Una compatibilidad generalizada
A pocos días del inicio de los festivales de Villa María y Cosquín Rock, y luego de que en enero se congregasen miles de personas en las lunas coscoínas y Jesús María, la convergencia de géneros se hace patente en la lista de nombres convocados, donde se aprecian coincidencias ineludibles.
J.C. Maraddón
Quizás más por imposición de la entonces naciente industria discográfica que por otra cosa, alguna vez se planificó la división de la música en géneros, como categorías estancas con las que la gente podía identificarse y, de ese modo, mostrarse proclive a consumir las canciones de los artistas que adherían a ese estilo. Y aunque hubiera intérpretes que no hiciesen fácil esa catalogación, siempre había periodistas dispuestos a lograr que esos indómitos encajaran en algún compartimento ya existente o, como mucho, dieran lugar a la inauguración de un nuevo rótulo, algo que se hizo imprescindible a partir de las décadas del cincuenta y sesenta.
En la Córdoba de mediados del siglo veinte, los bailes dejaban muy bien sentada una partición que separaba las corrientes sonoras en dos direcciones: por un lado, las orquestas típicas, que se aplicaban a los compases tangueros como combustible para la danza; y por otro, los conjuntos característicos, que tanto podían abarcar un repertorio de ritmos europeos (desde la polca hasta el pasodoble y la tarantela), como incursionar en sonidos caribeños y en una incipiente fusión cuartetera. La utilización de música grabada para bailar, que dio origen a los night clubs y luego a las discotecas, alteró ese esquema que se había mantenido por un par de décadas.
Pero también hubo en esa época un fenómeno que sacudió el panorama musical argentino, cuando el folklore atravesó un proceso de estilización que se canalizó primero a través de grupos vocales como Los Fronterizos y Los Chalchaleros, para decantar después en el llamado Nuevo Cancionero, que situó a esas expresiones nativas en un grado descollante de calidad y popularidad. Es ese el preciso momento en que florecen los festivales como el de Cosquín o el de Jesús María, donde los folkloristas tenían la oportunidad de lucirse ante un público ávido de escucharlos.
Tal vez para no dejarse arrastrar por la renovación cultural que se vivía en esos años, el tango también supo encontrar su cita festivalera, que tuvo como epicentro la ciudad de La Falda. Y en esa misma senda se anotó la comunidad rockera, que entre las décadas del sesenta y setenta halló en dos escenarios antes copados por otros géneros, la Plaza próspero Molina de Cosquín y el Anfiteatro Municipal de la Falda, su propio vértice, que al cobrar mayor expansión como movimiento tras la vuelta de la democracia, debió mudarse a un predio con mayores comodidades como el actual estadio Kempes.

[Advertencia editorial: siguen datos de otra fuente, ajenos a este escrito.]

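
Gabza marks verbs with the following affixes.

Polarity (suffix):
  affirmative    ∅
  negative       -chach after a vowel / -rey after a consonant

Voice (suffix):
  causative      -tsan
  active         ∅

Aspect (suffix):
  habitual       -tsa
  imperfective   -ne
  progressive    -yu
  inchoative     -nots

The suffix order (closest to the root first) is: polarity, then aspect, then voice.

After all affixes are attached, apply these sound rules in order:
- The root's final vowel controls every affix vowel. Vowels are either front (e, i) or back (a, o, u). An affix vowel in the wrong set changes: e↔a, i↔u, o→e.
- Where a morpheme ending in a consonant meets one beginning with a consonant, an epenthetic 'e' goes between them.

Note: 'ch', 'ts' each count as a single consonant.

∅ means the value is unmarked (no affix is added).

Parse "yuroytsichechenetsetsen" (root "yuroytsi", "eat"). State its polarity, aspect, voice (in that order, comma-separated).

negative, inchoative, causative

Segment: yuroytsi-chach-nots-tsan.
polarity: -chach/rey → negative.
aspect: -nots → inchoative.
voice: -tsan → causative.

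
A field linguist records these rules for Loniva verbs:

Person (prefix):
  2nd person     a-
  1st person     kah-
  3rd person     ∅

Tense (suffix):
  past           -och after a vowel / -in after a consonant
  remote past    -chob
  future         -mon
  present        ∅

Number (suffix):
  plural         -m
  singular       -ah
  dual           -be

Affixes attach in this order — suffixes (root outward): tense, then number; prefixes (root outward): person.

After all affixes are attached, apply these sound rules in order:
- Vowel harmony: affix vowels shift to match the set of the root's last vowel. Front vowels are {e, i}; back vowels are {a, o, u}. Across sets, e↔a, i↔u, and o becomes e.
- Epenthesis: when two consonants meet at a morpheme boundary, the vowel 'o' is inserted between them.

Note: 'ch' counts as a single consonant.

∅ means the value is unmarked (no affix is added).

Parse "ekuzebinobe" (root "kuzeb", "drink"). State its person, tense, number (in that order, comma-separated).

2nd person, past, dual

Segment: a-kuzeb-in-be.
person: a- → 2nd person.
tense: -och/in → past.
number: -be → dual.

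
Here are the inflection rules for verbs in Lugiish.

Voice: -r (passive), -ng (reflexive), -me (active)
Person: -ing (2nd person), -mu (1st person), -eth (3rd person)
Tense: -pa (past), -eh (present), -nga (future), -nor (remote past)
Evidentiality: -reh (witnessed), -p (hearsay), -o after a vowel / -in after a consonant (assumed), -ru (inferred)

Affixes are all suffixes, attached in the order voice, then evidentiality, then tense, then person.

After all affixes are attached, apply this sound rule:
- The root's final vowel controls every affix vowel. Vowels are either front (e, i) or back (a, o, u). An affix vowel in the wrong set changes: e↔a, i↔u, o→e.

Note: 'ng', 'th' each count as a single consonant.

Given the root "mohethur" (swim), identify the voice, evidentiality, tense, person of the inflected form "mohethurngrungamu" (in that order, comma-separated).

reflexive, inferred, future, 1st person

Segment: mohethur-ng-ru-nga-mu.
voice: -ng → reflexive.
evidentiality: -ru → inferred.
tense: -nga → future.
person: -mu → 1st person.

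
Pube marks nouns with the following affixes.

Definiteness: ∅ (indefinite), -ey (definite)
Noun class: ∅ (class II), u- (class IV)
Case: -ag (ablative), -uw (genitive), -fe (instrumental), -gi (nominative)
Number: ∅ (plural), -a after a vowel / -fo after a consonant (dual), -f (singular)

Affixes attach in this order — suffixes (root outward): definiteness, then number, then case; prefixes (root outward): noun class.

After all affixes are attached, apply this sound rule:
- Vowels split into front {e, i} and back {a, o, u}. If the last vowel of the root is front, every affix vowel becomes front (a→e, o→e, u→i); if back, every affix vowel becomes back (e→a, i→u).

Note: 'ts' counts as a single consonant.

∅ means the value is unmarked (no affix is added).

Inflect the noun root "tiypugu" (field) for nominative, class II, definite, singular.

noun class = class II: zero marking, form stays tiypugu.
Attach definiteness definite -ey → tiypuguey.
Attach number singular -f → tiypugueyf.
Attach case nominative -gi → tiypugueyfgi.
Apply vowel harmony: tiypugueyfgi → tiypuguayfgu.

tiypuguayfgu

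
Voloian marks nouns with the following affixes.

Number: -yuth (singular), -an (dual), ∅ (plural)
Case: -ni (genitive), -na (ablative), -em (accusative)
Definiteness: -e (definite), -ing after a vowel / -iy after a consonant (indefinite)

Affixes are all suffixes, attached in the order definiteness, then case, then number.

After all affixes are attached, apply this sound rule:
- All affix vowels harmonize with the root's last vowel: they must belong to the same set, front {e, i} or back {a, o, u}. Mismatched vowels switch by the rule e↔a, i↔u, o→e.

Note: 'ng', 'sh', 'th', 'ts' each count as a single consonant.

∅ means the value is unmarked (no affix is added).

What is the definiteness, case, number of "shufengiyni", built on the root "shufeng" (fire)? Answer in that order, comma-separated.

indefinite, genitive, plural

Segment: shufeng-iy-ni.
definiteness: -ing/iy → indefinite.
case: -ni → genitive.
number: ∅ → plural.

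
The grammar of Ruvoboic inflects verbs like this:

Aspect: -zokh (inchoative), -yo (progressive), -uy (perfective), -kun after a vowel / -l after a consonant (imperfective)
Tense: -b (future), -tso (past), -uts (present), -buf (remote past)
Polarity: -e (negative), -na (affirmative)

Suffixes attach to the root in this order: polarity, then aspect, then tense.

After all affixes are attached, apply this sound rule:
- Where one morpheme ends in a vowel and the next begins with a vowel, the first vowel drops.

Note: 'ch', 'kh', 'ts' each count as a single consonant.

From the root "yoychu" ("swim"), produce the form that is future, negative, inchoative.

yoychezokhb

Attach polarity negative -e → yoychue.
Attach aspect inchoative -zokh → yoychuezokh.
Attach tense future -b → yoychuezokhb.
Apply vowel deletion: yoychuezokhb → yoychezokhb.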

Muchas cosas han pasado desde que se sucedieron esos avatares y, si bien ya entrado el siglo veintiuno todavía se seguían manteniendo aquellas costumbres, de a poco los límites estilísticos se fueron flexibilizando. En parte, esto sucedió porque algunos de los propios músicos insistían en mixturar todo hasta volverse inclasificables. Pero también se verificó una estrategia por parte de los organizadores de los grandes eventos, que advirtieron la necesidad de abrir su grilla a la heterodoxia, para de ese modo ampliar su mercado potencial y lograr que distintas generaciones asistan y convivan en los festivales.
A pocos días del inicio de encuentros multitudinarios como los de Villa María y el Cosquín Rock, y luego de que en enero se congregasen miles de personas en las lunas coscoínas y en las noches de color y coraje de Jesús María, esa convergencia de géneros se hace patente en la lista de nombres convocados, en la que se aprecian coincidencias ineludibles. Cada vez se hace más difícil encapsular como de rock, de folklore o de lo que sea a estas propuestas que reflejan un presente en el que nada parece prevalecer y todo se amolda a una compatibilidad generalizada.